Братья продолжали перебранку, и Норфолк решил, что пора прекращать эту забаву. Эти двое вечно спорили и ругались; еще в детстве Генри научился выводить Эдварда из себя короткими язвительными репликами. Эдвард проигрывал брату в остроумии, терялся, злился, чувствуя себя беспомощным, и в конце концов бросался на Генри с кулаками. Вот и сейчас – если их не остановить, они, пожалуй, схватятся за мечи!

– Генри, Эдвард, довольно! – приказал герцог, стукнув узловатым кулаком по столу. – Генри, я хочу услышать, что произошло с тобой при дворе; что ты умеешь выводить Эдварда из себя, я и так знаю.

Братья повернулись к отцу.

– Мои извинения, ваша светлость! – улыбнулся Генри, склоняясь в изящном придворном поклоне. Затем лицо его омрачилось. – Как я уже говорил, отец, король мной недоволен, и не без причины. Боюсь, я слишком резко отозвался о том внимании, которое уделяет Генрих нашей кузине Кэтрин.

– Какое тебе дело, если он и влюблен в Кэтрин? – раздраженно прервал брата Эдвард. – Всем известно, что король вот-вот аннулирует свой брак с Анной Клевской, так что…

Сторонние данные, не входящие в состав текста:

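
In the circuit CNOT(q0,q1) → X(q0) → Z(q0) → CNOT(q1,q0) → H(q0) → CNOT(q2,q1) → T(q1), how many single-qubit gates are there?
4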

– Мне, Эдвард, до этого самое прямое дело, и тебе тоже, – негромко, но твердо ответил Генри. – Если ты забыл, напомню: с тех пор, как наша кузина Анна Болейн встретила безвременный конец, состояние и репутация нашей семьи сильно пошатнулись. Если кузина Кэтрин… если вообще какая-нибудь женщина из семейства Говард снова вызовет неудовольствие короля, придворная карьера отца закончится раз и навсегда. А с ней – и денежные подачки, и выгодные поручения от короля. И тебе, милый братец, не на что будет играть в пирата!

– Играть?! – взревел Эдвард, вскакивая с места.

– Эдвард, сядь на место! – скомандовал Норфолк. Несколько мгновений Эдвард боролся с гневом, но наконец плюхнулся обратно в кресло.

Генри прав, думал Норфолк, легкомысленная красавица Кэтрин вполне способна наделать глупостей, и тогда неприятности неизбежны. Уже два месяца, с первого появления Кэтрин при дворе, король буквально не давал ей проходу. «Племянница – та еще штучка», – усмехнувшись, подумал Норфолк. Дерзкая, самолюбивая, жадная до развлечений… Неудивительно, что король положил на нее глаз. Но так же верно и то, что любовь ревнивого короля легко может превратиться в ненависть. Только прошлой осенью Норфолку пришлось уволить учителя музыки – Кэтрин завела с ним шашни. Да, эта девчонка, если не остепенится и не научится следить за собой, может доставить немало хлопот.

«Но Кэтрин, несомненно, умна, – возразил сам себе Норфолк, – и отлично понимает, как важно в ее нынешнем положении держать себя в руках. Разве ей не известна печальная судьба Анны Болейн? С другой стороны, если Кэтрин станет королевой, для всех Говардов это будет таким рывком вверх…»

– Генри, – повернулся он к старшему сыну, – почему ты считаешь, что Кэтрин станет для короля неподходящей парой?

– Надеюсь, что они подойдут друг другу, – без особой надежды в голосе ответил Серрей. – Но вы, отец, сами знаете, что Кэтрин вдвое моложе короля – моложе не только телом, но и душой. Она взбалмошна, бесстрашна и непомерно горда; он ревнив, угрюм и подозрителен. Такое сочетание опасно.

– И ты, разумеется, высказал все это королю в лицо! – фыркнул Эдвард.

Серрей с кривой улыбкой обернулся к брату:

– Совершенно верно. Он почернел от злости: такого выражения лица я не видал у него со дня того памятного спора с сэром Томасом Мором.